MOSCOW, Nov 26 (Reuters) - Russian airlines could require additional state funding to help them pay off debts built up as a result of the coronavirus pandemic and a weakening rouble, a central bank report published on Thursday said.
The report said corporate debt had risen 14% due to COVID-19 and the fall in the rouble, which has slid more than 20% against the U.S. dollar this year due to lower oil prices, the economic fallout of the pandemic and geopolitical risks.
These factors could contribute to delays in companies paying their debts and make it more difficult for those in particularly hard-hit sectors like aviation to return to pre-crisis level revenues.
“Given airlines’ increased debt burden and higher spending on measures linked to epidemiological safety, the industry could need further government support for them to be in a stable financial condition,” the central bank said.

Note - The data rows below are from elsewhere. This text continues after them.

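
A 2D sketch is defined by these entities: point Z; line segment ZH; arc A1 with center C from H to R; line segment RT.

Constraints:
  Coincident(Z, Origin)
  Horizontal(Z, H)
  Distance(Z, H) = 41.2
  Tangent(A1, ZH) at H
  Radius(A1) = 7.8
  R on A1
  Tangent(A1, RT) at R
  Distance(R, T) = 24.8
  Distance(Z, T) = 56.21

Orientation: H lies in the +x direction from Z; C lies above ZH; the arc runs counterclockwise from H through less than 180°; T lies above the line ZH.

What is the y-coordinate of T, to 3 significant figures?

33.5

Z is at the origin; ZH is horizontal with |ZH| = 41.2 and H on the +x side, so H = (41.2, 0.00). Tangency of A1 to ZH means the radius CH is perpendicular to ZH, so C = H + (0, 7.8) = (41.2, 7.80). Since CR ⟂ RT (tangency), |CT| = √(7.8² + 24.8²) = 26.0 regardless of where R sits on A1. So T lies on both circle(Z, 56.21) and circle(C, 26.0); the above-ZH intersection is T = (45.1, 33.5). R is the foot of the tangent from T: R = (48.9, 8.99).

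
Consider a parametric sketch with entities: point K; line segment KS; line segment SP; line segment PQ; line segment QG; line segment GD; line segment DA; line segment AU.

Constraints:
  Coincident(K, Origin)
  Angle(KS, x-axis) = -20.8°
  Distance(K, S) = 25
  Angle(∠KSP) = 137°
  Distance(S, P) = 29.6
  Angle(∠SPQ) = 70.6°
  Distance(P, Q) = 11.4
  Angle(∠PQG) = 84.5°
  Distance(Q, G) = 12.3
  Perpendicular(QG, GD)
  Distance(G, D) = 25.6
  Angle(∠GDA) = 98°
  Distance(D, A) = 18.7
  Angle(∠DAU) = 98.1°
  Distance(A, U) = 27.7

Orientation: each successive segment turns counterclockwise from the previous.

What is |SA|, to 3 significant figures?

45.0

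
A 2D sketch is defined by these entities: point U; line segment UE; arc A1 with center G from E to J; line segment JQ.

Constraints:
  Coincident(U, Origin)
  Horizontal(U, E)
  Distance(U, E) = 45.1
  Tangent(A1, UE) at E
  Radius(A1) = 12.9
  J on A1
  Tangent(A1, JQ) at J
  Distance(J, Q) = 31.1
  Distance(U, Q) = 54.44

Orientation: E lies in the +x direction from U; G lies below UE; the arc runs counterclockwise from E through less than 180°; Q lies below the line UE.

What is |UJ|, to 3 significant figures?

34.7

U is at the origin; U and E share the same y with |UE| = 45.1 and E on the +x side, so E = (45.1, 0.00). A1 meets UE tangentially, so GE is at right angles to UE, so G = E + (0, -12.9) = (45.1, -12.9). Since GJ ⟂ JQ (tangency), |GQ| = √(12.9² + 31.1²) = 33.7 regardless of where J sits on A1. So Q lies on both circle(U, 54.44) and circle(G, 33.7); the below-UE intersection is Q = (32.1, -44.0). J is the foot of the tangent from Q: J = (32.2, -12.9).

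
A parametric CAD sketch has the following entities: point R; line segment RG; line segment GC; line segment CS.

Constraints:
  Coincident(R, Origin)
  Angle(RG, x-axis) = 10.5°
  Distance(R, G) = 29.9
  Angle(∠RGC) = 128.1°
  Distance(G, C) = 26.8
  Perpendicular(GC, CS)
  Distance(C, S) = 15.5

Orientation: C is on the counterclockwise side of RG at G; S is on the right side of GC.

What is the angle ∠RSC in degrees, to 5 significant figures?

49.221°

R is at the origin; RG runs at 10.5° with length 29.9, so G = 29.9·(cos 10.5°, sin 10.5°) = (29.399, 5.4488). ∠RGC = 128.1°, so GC runs at 10.5° + (180° − 128.1°) = 62.400° from the x-axis; with |GC| = 26.8, C = G + 26.8·(cos 62.400°, sin 62.400°) = (41.816, 29.199). GC ⟂ CS; with |CS| = 15.5 on the right of GC, S = C + 15.5·(0.88620, -0.46330) = (55.552, 22.018). Then cos ∠RSC = SR·SC / (|SR||SC|), giving 49.221°.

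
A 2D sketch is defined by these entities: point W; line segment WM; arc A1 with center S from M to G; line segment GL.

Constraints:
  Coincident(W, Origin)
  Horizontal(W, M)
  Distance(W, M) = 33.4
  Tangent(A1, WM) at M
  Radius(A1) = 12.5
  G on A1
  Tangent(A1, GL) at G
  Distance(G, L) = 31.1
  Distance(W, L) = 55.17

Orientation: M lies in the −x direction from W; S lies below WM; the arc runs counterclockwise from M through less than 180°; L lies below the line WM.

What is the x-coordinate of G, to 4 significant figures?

-44.57

W is at the origin; W and M share the same y with |WM| = 33.4 and M on the −x side, so M = (-33.40, 0.000). The tangent condition forces SM to be normal to WM, so S = M + (0, -12.5) = (-33.40, -12.50). Since SG ⟂ GL (tangency), |SL| = √(12.5² + 31.1²) = 33.52 regardless of where G sits on A1. So L lies on both circle(W, 55.17) and circle(S, 33.52); the below-WM intersection is L = (-30.61, -45.90). G is the foot of the tangent from L: G = (-44.57, -18.11).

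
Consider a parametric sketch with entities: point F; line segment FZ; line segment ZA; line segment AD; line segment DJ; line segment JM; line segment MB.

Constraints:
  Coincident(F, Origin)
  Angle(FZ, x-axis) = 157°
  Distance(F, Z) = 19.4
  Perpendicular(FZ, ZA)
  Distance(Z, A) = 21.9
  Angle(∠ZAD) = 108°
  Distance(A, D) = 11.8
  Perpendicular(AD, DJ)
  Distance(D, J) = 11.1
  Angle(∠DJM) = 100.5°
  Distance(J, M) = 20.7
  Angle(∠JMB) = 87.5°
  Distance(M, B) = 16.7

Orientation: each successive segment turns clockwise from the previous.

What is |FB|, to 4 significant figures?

36.34

∠DJM = 100.5° gives JM at -174.5° from the x-axis; with |JM| = 20.7, M = (-19.12, 13.67). ∠JMB = 87.5° gives MB at 93.00° from the x-axis; with |MB| = 16.7, B = (-19.99, 30.35). Then |FB| = |B − F| = 36.34.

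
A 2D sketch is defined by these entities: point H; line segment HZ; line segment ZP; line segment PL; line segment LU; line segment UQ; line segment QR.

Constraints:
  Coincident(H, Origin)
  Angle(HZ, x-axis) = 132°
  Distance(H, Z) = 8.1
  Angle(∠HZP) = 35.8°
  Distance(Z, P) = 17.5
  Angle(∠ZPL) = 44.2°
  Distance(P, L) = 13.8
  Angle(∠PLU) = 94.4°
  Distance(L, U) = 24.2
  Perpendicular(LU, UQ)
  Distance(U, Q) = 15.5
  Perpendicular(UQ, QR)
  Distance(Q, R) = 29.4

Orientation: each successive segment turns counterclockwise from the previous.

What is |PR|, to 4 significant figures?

4.492

H is at the origin; HZ runs at 132.0° with length 8.1, so Z = (-5.420, 6.019). ∠HZP = 35.8° gives ZP at -83.80° from the x-axis; with |ZP| = 17.5, P = (-3.530, -11.38). ∠ZPL = 44.2° gives PL at 52.00° from the x-axis; with |PL| = 13.8, L = (4.966, -0.5036). ∠PLU = 94.4° gives LU at 137.6° from the x-axis; with |LU| = 24.2, U = (-12.90, 15.81). The perpendicularity gives UQ at right angles to LU, so UQ runs at -132.4°; with |UQ| = 15.5, Q = (-23.36, 4.368). The perpendicularity gives QR at right angles to UQ, so QR runs at -42.40°; with |QR| = 29.4, R = (-1.646, -15.46). Then |PR| = |R − P| = 4.492.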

Russian airlines have lost around half their revenue during the pandemic, with passenger traffic falling more than 46% in the first nine months of the year to just under 60 million people.
The Russian government earmarked 23.4 billion roubles ($309.2 million) in compensation to airlines - including nearly 7.9 billion for state carrier Aeroflot - as the country grounded flights and imposed lockdowns during the pandemic.
The government has also supported Aeroflot by purchasing 50 billion roubles worth of its new shares using funds from the National Wealth Fund.
Russia has resumed some international flights, including to Britain, Turkey and Tanzania.